With such natural wonders on offer, tourism is beginning to take off in the Gran Sabana. Local tour operators offer trips of a few days in jeeps to beauty spots throughout the region. However the only real way to get a feel for its haunting landscape and colourful people is on foot. The experience and knowledge of a Pemon guide are as invaluable as the pace of their walking is intolerable. Quick-marching would be more appropriate to describe keeping up with them. An adventurous, and arguably less strenuous alternative to four unecological wheels or two tired legs is to weave through the tepui ranges in dug-out canoes. Watching the world unfurl from the relative comfort of a boat seems preferable to the often hard slog of trekking.

El Paují, where Nelson and others have eeked out an existence in the wilds of the savannah, lies about fifty miles of rump-numbing dirt track west of the town of Santa Elena de Uiaren on the Brazilian border. Seven different places in and around the village offer rustic and basic accommodation, and village social life, for the middle of nowhere, can get surprisingly lively. Most years in November they hold an international ‘Creators Encounter’ with musicians, artists, dancers, writers and bohemians converging to exchange ideas and initiate projects.

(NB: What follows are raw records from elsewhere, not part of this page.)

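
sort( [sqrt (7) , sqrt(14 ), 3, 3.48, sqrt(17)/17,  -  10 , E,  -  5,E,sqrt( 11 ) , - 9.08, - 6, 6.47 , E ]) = [ - 10, - 9.08 , - 6, - 5, sqrt(17 ) /17,  sqrt(7), E,E, E,3,sqrt(11 ),  3.48 , sqrt( 14), 6.47] 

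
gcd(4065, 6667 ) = 1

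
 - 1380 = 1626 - 3006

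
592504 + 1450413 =2042917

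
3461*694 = 2401934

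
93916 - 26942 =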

The community has fought hard for ideals and a way of life which many pronounced dead long ago. Despite the inevitable squabbles and feuds, the villagers have managed to build their own school, church, community hall, health clinic and rescue service. Although much of their enthusiasm and energy is lost to the beauty and tranquility of the savannah, their achievements are still remarkable in view of the lack of government support and the settlement’s extreme isolation. The dream of making the village into a showcase for sustainability still remains a long way off, but its creative community spirit is still a breath of fresh air in our all too cynical world.

Photos are all that remain of Nelson’s avion. Once he abandoned the plane to come to El Paují, someone took a blow-torch to it for scrap. The leaky roof and low ceiling were a pain in the neck anyway, he admits, passing another photo over to me.

He still does all his cooking outdoors though. Old habits, not unlike DC-3s, die hard in the Sabana.